Тогда, договорившись с Якимом и Михой, Храп решил представить дело так, будто склад ограбили.

У боярина было еще несколько верных людей в страже. Двух из них и выставил Храп у склада в ту ночь, когда на них «напали», связали, а пустую повозку угнали. Развязанные стражники крест целовали, что узнали средь татей Бовкуна.

Его и еще шестерых с Чеканного двора Храп бросил в поруб и наутро, надев лучший свой кафтан, сапоги из новгородского сафьяна, отправился в Детинец, здесь же, на Княжьей горе.

Он шел, выпятив живот, ставя ноги вразброс. Миновал высокие хоромы Якима с каменным бассейном в глубине сада, с летней трапезной, обращенной к морю. Она не имела передней стены, лишь вьюнки стекали сверху зелеными застывшими струями. «Влизался в милость, – зло подумал о своем помощнике Храп, – а мне теперь за всех – и за него, пустобоя, [79] отдувайся».

Позади остались сложенные из обтесанного камня казармы греческих наемников, плац для воинских занятий.

Храп вошел в огромный княжеский двор. Возвышались белокаменные палаты. Матово отсвечивала на солнце чешуя оловянной кровли церквушки со звонницей и узкими окнами слухами. На дворе сгружали с воза плинфы. Ветер вздымал облачка извести, обжигаемой здесь же, в круглой печи. Два обеза лопатами-рыльцами ворошили кучу кирпичной крошки возле известкового раствора.

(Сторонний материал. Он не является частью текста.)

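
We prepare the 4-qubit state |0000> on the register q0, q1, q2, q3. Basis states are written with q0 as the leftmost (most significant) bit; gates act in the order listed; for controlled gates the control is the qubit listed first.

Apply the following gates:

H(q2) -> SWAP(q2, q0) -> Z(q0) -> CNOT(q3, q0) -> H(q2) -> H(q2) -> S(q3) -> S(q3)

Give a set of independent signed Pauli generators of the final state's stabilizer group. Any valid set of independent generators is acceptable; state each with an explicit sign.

One valid set of independent stabilizer generators is -XIII, +IZII, +IIZI, +IIIZ (any independent generating set of the same group is equally correct). Key observation: the block from step 5 through step 6 cancels to the identity and can be dropped.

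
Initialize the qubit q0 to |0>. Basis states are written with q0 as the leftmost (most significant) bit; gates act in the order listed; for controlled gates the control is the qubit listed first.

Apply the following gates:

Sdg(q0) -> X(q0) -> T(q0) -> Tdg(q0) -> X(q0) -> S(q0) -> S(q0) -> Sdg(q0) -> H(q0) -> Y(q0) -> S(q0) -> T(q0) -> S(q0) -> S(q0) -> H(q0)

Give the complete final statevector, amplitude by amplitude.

After the circuit, the state carries amplitude -I/2 + exp(I*pi/4)/2 on |0>, -I/2 - exp(I*pi/4)/2 on |1>. Key observation: gates 1-6 undo each other exactly, leaving only the rest of the circuit to track.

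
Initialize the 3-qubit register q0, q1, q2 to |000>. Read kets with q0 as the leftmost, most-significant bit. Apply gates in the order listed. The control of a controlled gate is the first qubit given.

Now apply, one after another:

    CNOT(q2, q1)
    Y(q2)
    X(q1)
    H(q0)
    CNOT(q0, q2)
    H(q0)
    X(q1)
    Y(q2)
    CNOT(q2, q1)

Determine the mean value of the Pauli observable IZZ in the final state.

The observable IZZ averages to 1.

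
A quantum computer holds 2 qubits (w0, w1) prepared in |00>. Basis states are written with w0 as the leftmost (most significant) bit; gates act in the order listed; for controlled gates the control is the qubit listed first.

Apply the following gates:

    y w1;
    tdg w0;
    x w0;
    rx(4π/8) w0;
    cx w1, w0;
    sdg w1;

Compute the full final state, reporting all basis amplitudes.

The final amplitudes are 0 on |00>, sqrt(2)/2 on |01>, 0 on |10>, -sqrt(2)*I/2 on |11>.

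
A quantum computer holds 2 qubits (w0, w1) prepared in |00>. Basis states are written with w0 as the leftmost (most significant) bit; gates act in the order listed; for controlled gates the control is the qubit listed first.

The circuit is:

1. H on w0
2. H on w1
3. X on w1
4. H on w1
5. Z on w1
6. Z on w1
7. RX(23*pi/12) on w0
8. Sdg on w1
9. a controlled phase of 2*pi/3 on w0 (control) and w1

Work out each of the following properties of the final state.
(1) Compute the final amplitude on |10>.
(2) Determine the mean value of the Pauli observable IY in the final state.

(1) The amplitude on |10> is -sqrt(6*sqrt(2) + 12)/8 - sqrt(4 - 2*sqrt(2))/8 - I*sqrt(2*sqrt(2) + 4)/8 + I*sqrt(12 - 6*sqrt(2))/8. Key observation: gates 2-5 undo each other exactly, leaving only the rest of the circuit to track.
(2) The expectation value of IY is 0.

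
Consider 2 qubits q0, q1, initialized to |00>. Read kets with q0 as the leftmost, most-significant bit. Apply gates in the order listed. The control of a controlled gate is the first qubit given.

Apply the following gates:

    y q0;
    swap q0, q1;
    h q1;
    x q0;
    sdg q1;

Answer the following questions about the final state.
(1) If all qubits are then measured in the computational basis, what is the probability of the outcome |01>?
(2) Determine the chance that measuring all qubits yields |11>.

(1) The probability of measuring |01> is 0.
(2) A full measurement returns |11> with probability 1/2.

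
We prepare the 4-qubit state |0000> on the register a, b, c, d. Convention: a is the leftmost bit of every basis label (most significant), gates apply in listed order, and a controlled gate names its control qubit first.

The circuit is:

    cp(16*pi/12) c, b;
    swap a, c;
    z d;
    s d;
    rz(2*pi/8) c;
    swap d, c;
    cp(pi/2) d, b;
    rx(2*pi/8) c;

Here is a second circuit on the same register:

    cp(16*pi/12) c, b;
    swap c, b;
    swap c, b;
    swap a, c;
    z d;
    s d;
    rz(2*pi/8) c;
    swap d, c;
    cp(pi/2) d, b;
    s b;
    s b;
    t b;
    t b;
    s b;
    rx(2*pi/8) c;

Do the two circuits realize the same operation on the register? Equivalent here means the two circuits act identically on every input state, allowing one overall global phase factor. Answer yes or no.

Yes, they are equivalent — the unitaries differ by at most a global phase.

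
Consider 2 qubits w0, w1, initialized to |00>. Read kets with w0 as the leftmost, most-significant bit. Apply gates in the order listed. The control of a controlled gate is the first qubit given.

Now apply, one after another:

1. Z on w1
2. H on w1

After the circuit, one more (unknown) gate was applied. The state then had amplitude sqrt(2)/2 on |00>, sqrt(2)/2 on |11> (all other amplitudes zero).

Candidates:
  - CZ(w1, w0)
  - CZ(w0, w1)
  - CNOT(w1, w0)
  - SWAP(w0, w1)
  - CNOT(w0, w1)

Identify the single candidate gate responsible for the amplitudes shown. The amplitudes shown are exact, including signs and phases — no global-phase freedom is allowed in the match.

It was CNOT(w1, w0) that produced the state shown.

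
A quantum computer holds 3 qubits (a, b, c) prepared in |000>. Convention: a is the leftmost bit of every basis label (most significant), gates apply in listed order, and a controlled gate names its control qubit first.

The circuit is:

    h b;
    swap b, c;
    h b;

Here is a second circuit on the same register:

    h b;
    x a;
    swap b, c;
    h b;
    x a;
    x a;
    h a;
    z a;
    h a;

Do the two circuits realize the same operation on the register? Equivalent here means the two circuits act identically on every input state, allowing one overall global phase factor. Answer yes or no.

Yes — the two circuits implement the same unitary up to a global phase.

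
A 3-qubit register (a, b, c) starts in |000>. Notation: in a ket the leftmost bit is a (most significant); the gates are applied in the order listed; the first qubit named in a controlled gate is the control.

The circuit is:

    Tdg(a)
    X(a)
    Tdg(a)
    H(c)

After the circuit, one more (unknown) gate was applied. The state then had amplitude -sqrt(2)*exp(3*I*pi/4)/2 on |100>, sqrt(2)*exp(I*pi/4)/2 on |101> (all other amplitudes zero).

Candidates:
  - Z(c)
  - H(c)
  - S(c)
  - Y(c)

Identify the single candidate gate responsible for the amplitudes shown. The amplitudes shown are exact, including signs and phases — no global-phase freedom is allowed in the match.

The applied gate was S(c).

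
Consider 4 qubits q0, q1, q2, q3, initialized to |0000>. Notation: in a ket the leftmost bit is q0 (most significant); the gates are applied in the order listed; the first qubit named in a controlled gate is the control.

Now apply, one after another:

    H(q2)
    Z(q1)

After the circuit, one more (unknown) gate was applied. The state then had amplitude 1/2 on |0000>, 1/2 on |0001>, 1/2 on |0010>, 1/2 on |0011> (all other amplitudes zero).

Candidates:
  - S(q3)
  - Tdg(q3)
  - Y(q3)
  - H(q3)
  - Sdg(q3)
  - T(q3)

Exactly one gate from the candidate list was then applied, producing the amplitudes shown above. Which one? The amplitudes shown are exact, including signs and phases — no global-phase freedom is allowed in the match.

The applied gate was H(q3).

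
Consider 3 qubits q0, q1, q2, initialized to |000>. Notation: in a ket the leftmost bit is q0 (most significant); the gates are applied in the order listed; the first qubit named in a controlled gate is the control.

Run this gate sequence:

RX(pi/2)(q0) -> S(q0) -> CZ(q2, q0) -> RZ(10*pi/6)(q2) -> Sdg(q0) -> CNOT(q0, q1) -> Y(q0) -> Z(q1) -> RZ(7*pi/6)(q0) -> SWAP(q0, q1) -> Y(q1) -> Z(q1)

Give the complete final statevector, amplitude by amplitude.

The resulting statevector has amplitude -sqrt(2)*exp(3*I*pi/4)/2 on |000>, sqrt(2)*exp(I*pi/12)/2 on |110>, and 0 on every other basis state.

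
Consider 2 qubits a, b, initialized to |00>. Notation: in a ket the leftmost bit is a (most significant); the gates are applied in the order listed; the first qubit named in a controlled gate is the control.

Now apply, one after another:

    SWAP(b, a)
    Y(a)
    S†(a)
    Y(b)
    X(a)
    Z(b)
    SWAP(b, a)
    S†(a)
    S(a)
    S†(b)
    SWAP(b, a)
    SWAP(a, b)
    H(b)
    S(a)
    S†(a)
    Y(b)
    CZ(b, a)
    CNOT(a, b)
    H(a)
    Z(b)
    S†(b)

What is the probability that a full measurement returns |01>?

The probability of measuring |01> is 1/4.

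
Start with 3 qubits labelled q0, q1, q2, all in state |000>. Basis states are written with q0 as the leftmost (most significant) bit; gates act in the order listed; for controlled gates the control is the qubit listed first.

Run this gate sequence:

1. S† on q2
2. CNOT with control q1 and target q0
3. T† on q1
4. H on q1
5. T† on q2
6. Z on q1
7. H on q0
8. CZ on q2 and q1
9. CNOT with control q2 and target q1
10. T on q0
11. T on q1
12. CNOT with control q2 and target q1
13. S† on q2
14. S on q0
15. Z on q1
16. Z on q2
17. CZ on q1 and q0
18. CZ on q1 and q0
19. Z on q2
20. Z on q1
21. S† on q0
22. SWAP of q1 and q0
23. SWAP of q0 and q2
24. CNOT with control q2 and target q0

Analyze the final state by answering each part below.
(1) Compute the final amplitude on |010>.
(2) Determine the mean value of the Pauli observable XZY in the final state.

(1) The final state's coefficient on |010> equals exp(I*pi/4)/2. Key observation: the block from step 14 through step 21 cancels to the identity and can be dropped.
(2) The expectation value of XZY is 0.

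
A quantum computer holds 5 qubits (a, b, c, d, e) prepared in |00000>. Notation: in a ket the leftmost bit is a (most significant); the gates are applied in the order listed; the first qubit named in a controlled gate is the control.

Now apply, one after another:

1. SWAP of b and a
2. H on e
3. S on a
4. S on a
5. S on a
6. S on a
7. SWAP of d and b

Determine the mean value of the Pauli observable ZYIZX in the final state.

The observable ZYIZX averages to 0. Key observation: steps 3-6 multiply out to the identity, so the circuit reduces to the remaining gates.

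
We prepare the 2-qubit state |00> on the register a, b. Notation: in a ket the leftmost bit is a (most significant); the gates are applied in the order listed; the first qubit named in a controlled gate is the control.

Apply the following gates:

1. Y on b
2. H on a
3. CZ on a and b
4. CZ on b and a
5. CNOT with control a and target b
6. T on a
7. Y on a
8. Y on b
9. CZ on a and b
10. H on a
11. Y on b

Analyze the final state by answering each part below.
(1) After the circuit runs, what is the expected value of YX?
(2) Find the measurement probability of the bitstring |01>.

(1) In the final state, YX has expectation -sqrt(2)/2.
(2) The probability of measuring |01> is 1/4.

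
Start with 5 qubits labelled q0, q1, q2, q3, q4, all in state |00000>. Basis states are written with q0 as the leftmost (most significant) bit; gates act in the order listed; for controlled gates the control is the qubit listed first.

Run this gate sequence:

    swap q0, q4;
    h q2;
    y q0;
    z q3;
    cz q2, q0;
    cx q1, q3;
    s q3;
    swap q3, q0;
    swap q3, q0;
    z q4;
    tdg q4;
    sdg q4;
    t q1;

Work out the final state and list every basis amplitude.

After the circuit, the state carries amplitude sqrt(2)*I/2 on |10000>, -sqrt(2)*I/2 on |10100>, and 0 on every other basis state. Key observation: the block from step 8 through step 9 cancels to the identity and can be dropped.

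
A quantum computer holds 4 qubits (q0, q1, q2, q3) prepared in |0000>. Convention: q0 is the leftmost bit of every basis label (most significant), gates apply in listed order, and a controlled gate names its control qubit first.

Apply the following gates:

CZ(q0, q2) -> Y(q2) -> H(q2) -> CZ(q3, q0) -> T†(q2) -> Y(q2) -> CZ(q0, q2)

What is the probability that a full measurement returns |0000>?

A full measurement returns |0000> with probability 1/2.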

На земле лежали разноцветные куски яшмы, красного шифера, ноздреватого туфа, белые камни с высеченными львиными головами и надписью: «Чернигов – брату».

«Со всего света понавезли», – с завистью поглядел Храп.

На высоких лесах трудились укладчики, пристраивали новое крыло ко дворцу. Возле лесов стоял киевский мастер Тихон, почесывая бороду, разглядывал чертеж, процарапанный на длинной черепице, щуря глаза, что-то прикидывал, рассчитывал в своем плане-очертанье.

«Не миновать беды, – думал Храп, поднимаясь по всходам к палатам. Перила походили на каменные мужские пальцы, сжимающие медный прут. – В гневе князь – бешенец».

Храп придержал шаг, проходя верхней колоннадой. Остановился у открытой аркады сеней, поглядел вниз. Высились деревья: понтийские иглицы, таврический ладанник…

В соседнем дворе на крыльцо архиепископского дома с окнами-кокошниками и зеленовато-бирюзовой черепицей крыши всходили черноризец отец Ферсоний и подслеповатый брат-библиотекарь.

Разноцветно переливались венецианские стекла на окнах женского терема напротив.

Позади сада лекарственных трав грудились клети слуг, загоны для рабынь, погреба, ледник, пекарня, врытые в землю чаны для вина. Виднелся соколиный двор с ловчими птицами.

Храп вздохнул: «Богато живет, куда за ним угнаться». Пошел дальше, придумывая свой рассказ князю.

Внучатый племянник Глеба – тмутараканский князь Вячеслав – уже прослышал о грабеже и нервно ходил по гридне.

Худощавый, сутуловатый, порывистый в движениях и речи, с красивыми русыми волосами, блестевшими шелком, он был бледен от гнева, тискал тонкую ладонь.

Вячеслав не был воем, дурно сидел на коне, но любил море, мог без конца глядеть на него, мечтал создать могучий флот, сделать все Сурожское море своим, возвратить Азак, захваченный пятьдесят лет назад половцами, повести широкую торговлю. Потому строил крупные ладьи, приходил на палубу заморских кораблей, знал новогреческий, арабский, латинский языки.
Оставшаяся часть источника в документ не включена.